Though playing in the Championship is a lot different. You can afford to make a few mistakes in the lower leagues but the Championship is much quicker. It’s sharper. You get punished for every mistake you make.

Now we’ve taken a look back, what about the future? What do you hope to achieve this year?

I set myself goals to achieve before the beginning of each season which I have to complete by the end of it. This is something that they taught us to do through the youth team – it helps us know we’re on the right track.

Last season I set myself three major goals and I’d completed them all by the end of October, which was a real boost. This year I’ve set myself the goal of trying to get at least five first team appearances and hopefully I’ll get the chance to prove myself!

This is Dougie Freedman’s first full season in charge at Palace – how do you rate him? What is he like to play under?

He’s a good man to man manager; he’s always available to talk to whenever you need him. He’s young and he’s got some fresh ideas. He’s like one of the lads, but he’s still the gaffer.

What I like about him is that he’ll always tell you the truth and not just what you want to hear. If there’s an area of your game that needs to improve he’ll tell you [in no uncertain terms!]

He won’t take any [guff] from anyone – and that’s a good trait to have as manager.

[Dougie] hasn’t set us a specific goal for the season – he just tells us "go out and do your job". Work in your position and when all 11 players work together you should come away with the result you want.

So what about the new additions to the squad, how are they settling in and how do you reckon you’ll get on?

The Gaffer has tried to bring in good lads. No friction, no-one who thinks they’re bigger than the club; and if we carry on the way we are, with the squad we’ve got now, I think we have a shot at the play-offs at the end of the season. That has got to be the goal really – we just have to make sure we keep up the results.

Do you have any pre-match rituals you go through?

Not really. I tend to go down the cafe pre-match for scrambled eggs on toast and that's me done.

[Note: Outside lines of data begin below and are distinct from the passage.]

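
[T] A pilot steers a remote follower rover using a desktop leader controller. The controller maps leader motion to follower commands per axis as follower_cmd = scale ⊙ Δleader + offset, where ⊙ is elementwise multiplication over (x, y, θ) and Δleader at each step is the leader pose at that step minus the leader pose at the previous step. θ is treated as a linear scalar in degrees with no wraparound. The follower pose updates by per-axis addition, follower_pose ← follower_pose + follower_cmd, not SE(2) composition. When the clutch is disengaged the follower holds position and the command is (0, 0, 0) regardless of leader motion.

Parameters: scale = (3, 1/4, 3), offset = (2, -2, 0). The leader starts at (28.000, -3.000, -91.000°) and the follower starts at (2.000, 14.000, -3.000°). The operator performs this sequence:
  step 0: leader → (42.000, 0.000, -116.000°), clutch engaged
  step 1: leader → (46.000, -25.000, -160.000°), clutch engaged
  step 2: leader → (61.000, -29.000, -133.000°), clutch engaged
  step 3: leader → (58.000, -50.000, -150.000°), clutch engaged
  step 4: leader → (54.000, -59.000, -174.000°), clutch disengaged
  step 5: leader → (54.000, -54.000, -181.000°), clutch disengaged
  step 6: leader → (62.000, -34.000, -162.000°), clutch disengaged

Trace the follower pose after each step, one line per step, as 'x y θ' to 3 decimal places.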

Fair enough! How about a silly one? If Palace could sign anyone in the world, regardless of cost or stature, who would you like to see pull on the red and blue jersey of the Eagles?

It’d have to be Messi. He’s like the god of football. If I played against him and had to deal with him I’d be happy if I tackled him once!

Which game are you most looking forward to this season?

Millwall. It’s always a big game for me. I’m a Millwall fan actually, coming from the local area – but I probably shouldn’t have told you that!

Even though I support Millwall I always want Palace to win. Without a doubt. I get a bit of stick from my family sometimes for playing for Palace but I know they’re all very proud of me really.

So this is the “BIG ONE” then – if I said the words “Crystal Palace F.C.” what do they mean to you?

Well, it’s my club now! Every time I see something about Palace I’m hanging to it. It’s my second home and if, god-forbid, we ever did part ways I’d always look out for them. It’s second nature now. Like a family.